Já a deputada Sâmia Bomfim (PSOL-SP) disse que o projeto dá um salvo conduto permanente para os partidos políticos. “Isso gera o quê? Um salvo conduto, uma autorização e uma acomodação no sentido de que os partidos políticos nunca vão cumprir as regras, as regras de gênero, as regras de raça ou mesmo as regras que dizem respeito a tributos e a outras formas de despesa”, declarou.
A deputada Adriana Ventura (Novo-SP) afirmou que os discursos a favor das cotas e dos direitos a mulheres e negros ignoram o principal foco da proposta. “É anistia irrestrita, aqui a gente não está falando de mulher, de cota de preto. A gente está falando objetivamente de anistia.

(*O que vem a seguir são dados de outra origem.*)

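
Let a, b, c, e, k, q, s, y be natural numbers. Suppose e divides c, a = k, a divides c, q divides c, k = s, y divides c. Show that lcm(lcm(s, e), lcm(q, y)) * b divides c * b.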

Anulando sanções de prestações de conta eleitoral, está dando Refis infinito para partido político”, disse.
Rejeição
O Plenário rejeitou o único destaque votado, do Psol, que pretendia retirar do texto a permissão dada ao partido para escolher em qual circunscrição a cota de recursos de 30% para candidaturas de pessoas pretas e pardas poderá ser usada por melhor atender aos interesses e estratégias partidárias.
Bancada negra vota pela redução de cotas
A votação da PEC escandalizou organismos da sociedade que defendem o combate ao racismo estrutural no Brasil. A cúpula da recentemente criada Bancada Negra votou a favor de emenda que reduz cota e alegou que cumpria um acordo para “salvar” verba equivalente a 30% do fundo eleitoral para candidatos negros.

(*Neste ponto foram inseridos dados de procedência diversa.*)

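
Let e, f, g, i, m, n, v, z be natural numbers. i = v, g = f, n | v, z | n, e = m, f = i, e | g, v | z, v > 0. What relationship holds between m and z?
m ≤ z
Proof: Because z | n and n | v, z | v. v | z, so v = z. f = i and i = v, thus f = v. g = f and e | g, therefore e | f. e = m, so m | f. f = v, so m | v. Because v > 0, m ≤ v. Since v = z, m ≤ z.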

O presidente do grupo, deputado federal Damião Feliciano (União Brasil-PB) afirmou que foi favorável ao texto da PEC para garantir o recurso.
A proposta revoga a determinação do STF (Supremo Tribunal Federal) de que negros devem receber verba eleitoral de forma proporcional ao número de candidatos — em 2022, pretos e pardos somaram 50,27% das candidaturas. Com isso, a cota se reduz a 30%.
A interpretação do STF vale desde 2020. Na disputa de 2022, por exemplo, os negros deveriam ter recebido 50% da verba eleitoral de R$ 5 bilhões, mas a determinação foi descumprida de forma generalizada pelos partidos.
“Da forma como estava, havia uma instabilidade jurídica muito grande. Fico contente porque conseguimos colocar o patamar de 30% na Constituição. Vejo como um avanço”, argumentou o deputado.
Ele afirmou que, nas negociações para votação da PEC da Anistia, chegou a ser apresentada uma proposta que reduziria para 20% a parcela da verba para financiar para candidaturas para negros e pardos. Mas a atuação da Bancada Negra fez com que esse percentual fosse ampliado para 30%.
A deputada federal Benedita da Silva (PT-RJ), que também votou a favor da proposta, afirmou que esse foi o acordo possível diante do cenário político. Mas destacou a importância de “dar um passo de cada vez”, deixando uma porta aberta para novos avanços no futuro. Nas redes sociais o posicionamento da deputada foi duramente criticado. Internautas acreditam que a decisão não foi avanço nenhum e sim um retrocesso escandaloso.
“Fizemos como na Constituinte. Você tem que deixar uma porta aberta para você entrar”, afirmou a deputada fluminense, que disse que o próximo passo será luta por uma cota permanente para negros e negras na ocupação das cadeiras na Câmara.
Também votaram a favor da proposta outros representantes da Bancada Negra na Câmara, caso do deputado federal Antônio Brito (PSD-BA), relator do projeto que criou o grupo no ano passado. Já a 1ª vice-coordenadora, Talíria Petrone (PSOL-RJ), votou contra a emenda, enquanto a 3ª vice-coordenadora, Silvia Cristina (PL-RO), ausentou-se.
* Reportagem: Val-André Mutran – Correspondente do Blog do Zé Dudu em Brasília.